= James Montgomery (playwright) =

James H. Montgomery (April 27, 1878 – June 17, 1966) was an American playwright, screenwriter, theatre producer, and actor.

==Life and career==
Born in Malden, Massachusetts, James Montgomery spent the first 12 years of his career working as an actor in Boston, San Francisco, and Brooklyn. He gave his only performances on Broadway in Winchell Smith's play The Fortune Hunter at the Gaiety Theatre. He first drew critical acclaim as a writer for authoring three comedies which were hits on Broadway: the plays Ready Money (1912; adapted into the 1914 film Ready Money) and Nothing But the Truth (1916, based on the novel of the same name), and the musical Going Up (1916, based on Montgomery's play The Aviator).
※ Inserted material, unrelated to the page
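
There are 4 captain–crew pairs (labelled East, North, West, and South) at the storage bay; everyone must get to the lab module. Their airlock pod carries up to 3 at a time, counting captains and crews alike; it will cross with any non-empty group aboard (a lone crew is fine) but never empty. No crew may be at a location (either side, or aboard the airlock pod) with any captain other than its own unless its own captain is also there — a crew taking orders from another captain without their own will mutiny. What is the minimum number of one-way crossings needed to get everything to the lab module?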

Montgomery is best remembered for the musical Irene which he produced on Broadway, and which used a musical book co-authored by Montgomery and Joseph Stein that was based on Montgomery's earlier play Irene O'Dare. The original 1919 production was a tremendous hit which broke the record for the longest running production on Broadway at that point in time. The musical was later revived on Broadway in 1923 and 1973. He also co-wrote the musical book for Yes, Yes, Yvette (1926) which was based on his play Nothing But the Truth.

In addition to writing for the stage, Montogomery worked as a screenwriter for Metro-Goldwyn-Mayer.

Montgomery died on June 17, 1966, in New York City.